Introduction
Introduction Statistics Contact Development Disclaimer Help
# taz.de -- Direkte Demokratie in Berlin: Die SPD lässt sich Zeit
> Mit einem Gesetzentwurf will der Senat Volksbegehren erleichtern. Doch
> die Innenverwaltung liefert nicht. Das sorgt für Kritik aus der
> Koalition.
Bild: UnterschriftensammlerInnen des Volksbegehrens „Berlin werbefrei“
Im Koalitionsvertrag verspricht Rot-Rot-Grün „mehr direkte Demokratie für
Berlin“ – so die Überschrift eines Unterkapitels. Allerdings hat es der
größte der drei Regierungspartner, die SPD, damit nicht besonders eilig.
Bereits für Anfang dieses Jahres hatte die von SPD-Senator Andreas Geisel
geführte Innenverwaltung einen Gesetzentwurf versprochen. Daraus wurde
nichts.
Inzwischen ist in der Koalition verabredet, dass dieser endlich im dritten
Quartal vorgelegt werden soll – also in den nächsten Wochen. „Wofür die
Innenverwaltung so lange braucht, weiß ich nicht“, sagt Susanna Kahlefeld,
die für die Grünen den Themenbereich Partizipation bearbeitet.
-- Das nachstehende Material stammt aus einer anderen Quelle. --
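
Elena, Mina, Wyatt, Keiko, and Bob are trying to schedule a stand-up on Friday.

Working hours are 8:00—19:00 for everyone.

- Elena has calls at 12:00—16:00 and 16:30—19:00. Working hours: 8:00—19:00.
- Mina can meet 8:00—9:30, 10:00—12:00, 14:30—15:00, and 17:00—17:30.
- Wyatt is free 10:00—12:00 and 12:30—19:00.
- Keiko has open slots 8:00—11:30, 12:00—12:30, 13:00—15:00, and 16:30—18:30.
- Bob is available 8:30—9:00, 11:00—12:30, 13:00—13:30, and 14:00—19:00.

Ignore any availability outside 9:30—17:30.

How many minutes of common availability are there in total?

30 minutes

Elena free within 08:00–19:00: 08:00–12:00, 16:00–16:30.
Elena ∩ Mina: 08:00–09:30, 10:00–12:00.
Elena ∩ Mina ∩ Wyatt: 10:00–12:00.
Elena ∩ Mina ∩ Wyatt ∩ Keiko: 10:00–11:30.
Elena ∩ Mina ∩ Wyatt ∩ Keiko ∩ Bob: 11:00–11:30.
Restricted to 09:30–17:30: 11:00–11:30.
Total common minutes: 30.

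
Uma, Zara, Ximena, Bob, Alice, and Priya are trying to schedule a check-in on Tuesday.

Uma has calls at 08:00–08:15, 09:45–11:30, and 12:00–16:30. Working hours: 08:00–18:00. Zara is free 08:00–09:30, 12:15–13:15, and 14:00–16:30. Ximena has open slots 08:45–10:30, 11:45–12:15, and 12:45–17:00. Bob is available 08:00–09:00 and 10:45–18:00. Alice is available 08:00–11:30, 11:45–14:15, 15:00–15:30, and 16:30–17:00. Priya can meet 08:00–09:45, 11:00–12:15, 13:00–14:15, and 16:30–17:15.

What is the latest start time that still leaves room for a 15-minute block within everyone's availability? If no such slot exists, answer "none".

Uma free within 08:00–18:00: 08:15–09:45, 11:30–12:00, 16:30–18:00.
Uma ∩ Zara: 08:15–09:30.
Uma ∩ Zara ∩ Ximena: 08:45–09:30.
Uma ∩ Zara ∩ Ximena ∩ Bob: 08:45–09:00.
Uma ∩ Zara ∩ Ximena ∩ Bob ∩ Alice: 08:45–09:00.
Uma ∩ Zara ∩ Ximena ∩ Bob ∩ Alice ∩ Priya: 08:45–09:00.
Windows ≥ 15 min: 08:45–09:00.
Latest start in the last window 08:45–09:00 is 09:00 − 15 min = 08:45.

08:45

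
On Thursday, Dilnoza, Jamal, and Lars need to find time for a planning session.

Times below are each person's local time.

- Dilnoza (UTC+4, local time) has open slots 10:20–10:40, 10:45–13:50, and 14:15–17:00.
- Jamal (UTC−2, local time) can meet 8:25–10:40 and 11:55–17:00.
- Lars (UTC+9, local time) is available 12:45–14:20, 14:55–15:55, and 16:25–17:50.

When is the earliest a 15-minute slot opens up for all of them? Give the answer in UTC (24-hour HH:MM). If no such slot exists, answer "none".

none

Dilnoza → UTC: 06:20–06:40, 06:45–09:50, 10:15–13:00.
Jamal → UTC: 10:25–12:40, 13:55–19:00.
Lars → UTC: 03:45–05:20, 05:55–06:55, 07:25–08:50.
Dilnoza ∩ Jamal: 10:25–12:40.
Dilnoza ∩ Jamal ∩ Lars: (none).
Windows ≥ 15 min: (none).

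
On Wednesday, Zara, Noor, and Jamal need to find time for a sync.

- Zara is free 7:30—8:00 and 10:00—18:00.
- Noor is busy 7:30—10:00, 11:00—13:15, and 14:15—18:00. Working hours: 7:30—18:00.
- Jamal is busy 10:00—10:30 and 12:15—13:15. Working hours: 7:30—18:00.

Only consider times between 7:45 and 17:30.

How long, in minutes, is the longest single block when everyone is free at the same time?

Noor free within 07:30–18:00: 10:00–11:00, 13:15–14:15.
Jamal free within 07:30–18:00: 07:30–10:00, 10:30–12:15, 13:15–18:00.
Zara ∩ Noor: 10:00–11:00, 13:15–14:15.
Zara ∩ Noor ∩ Jamal: 10:30–11:00, 13:15–14:15.
Restricted to 07:45–17:30: 10:30–11:00, 13:15–14:15.
Common window lengths: 30, 60 min; longest is 60.

60 minutes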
In der Tat ist rätselhaft, warum Rot-Rot-Grün im Bereich Volksbegehren und
-entscheid nicht versucht, schneller Punkte bei den eigenen Wählern zu
sammeln. Denn die meisten Initiativen für Volksbegehren kamen von linken
Initiativen, etwa jene gegen eine Bebauung des Tempelhofer Feldes und für
mehr Sicherheit für Radfahrer.
Obwohl die Initiativen in der Regel die Regierungspolitik kritisieren und
deswegen korrigieren wollen, halten Linke und Grüne und zu guten Teilen
auch die SPD die Stärkung der Bürgerbeteiligung schon aus Prinzip für
sinnvoll.
## „Kein Hexenwerk“
Sogar inhaltlich ist der angestrebte Entwurf „kein Hexenwerk“, sagt Michael
Efler, bei der Linkspartei für Direkte Demokratie zuständig. Schon der
Koalitionsvertrag regelt sehr konkret viele zentrale Punkte. Danach soll
das Abstimmungsgesetz derart geändert werden, dass Abstimmungen möglichst
parallel zu Wahlen stattfinden, um die Beteiligung zu erhöhen und damit
weniger Entscheide aus formalen Gründen am Quorum scheitern.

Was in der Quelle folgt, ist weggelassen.